Dr. Cole cites a trend towards decentralization of clinical trials (DCT). She advocates it is crucial for researchers to recruit participants who represent the individuals most affected by a particular disease, condition, or behavior.

“Certain populations such as women, certain ethnic and racial groups, and other marginalized people are notably underrepresented in many clinical trials,” says Dr. Cole.

By leveraging these new and innovative platforms to support remote patient monitoring and telehealth, Dr. Cole says DCT design is making it easier to collect, transfer, and store electronic data on study subjects who are located outside of typical study locations. As she notes, such alternate locations can include the participant’s home, a local health care facility, or a nearby laboratory. “It can be easier to recruit trial subjects and keep them enrolled if they don’t have the restriction of one particular geographic location or the burden of extended travel,” she says.
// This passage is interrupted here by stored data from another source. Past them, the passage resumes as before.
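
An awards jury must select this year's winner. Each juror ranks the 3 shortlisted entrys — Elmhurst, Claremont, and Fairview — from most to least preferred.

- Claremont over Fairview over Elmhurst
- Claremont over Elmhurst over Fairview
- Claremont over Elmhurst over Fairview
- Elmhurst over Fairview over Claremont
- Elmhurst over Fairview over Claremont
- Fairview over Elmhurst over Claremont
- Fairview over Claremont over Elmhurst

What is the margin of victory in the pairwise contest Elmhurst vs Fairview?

1

Ballots ranking Elmhurst above Fairview: 4.
Ballots ranking Fairview above Elmhurst: 3.
Elmhurst wins 4–3, a margin of 1.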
Additionally, Dr. Cole notes AI has been increasingly in use to collect data such as wound measurement and other information, analyze datasets, identify patterns, generate predications, and overall enhance the capabilities of research studies.

Multiple podiatry schools have opened since 2000, and Dr. La Fontaine calls that “good for the profession. As he notes, there are many areas within podiatry that providers can go into. As the profession expands, adds options for fellowships, and educates the prospective students all the areas that podiatry could be part of, he says podiatry will have a larger pool application.

“There are plenty of patients and feet to take care of,” says Dr. La Fontaine.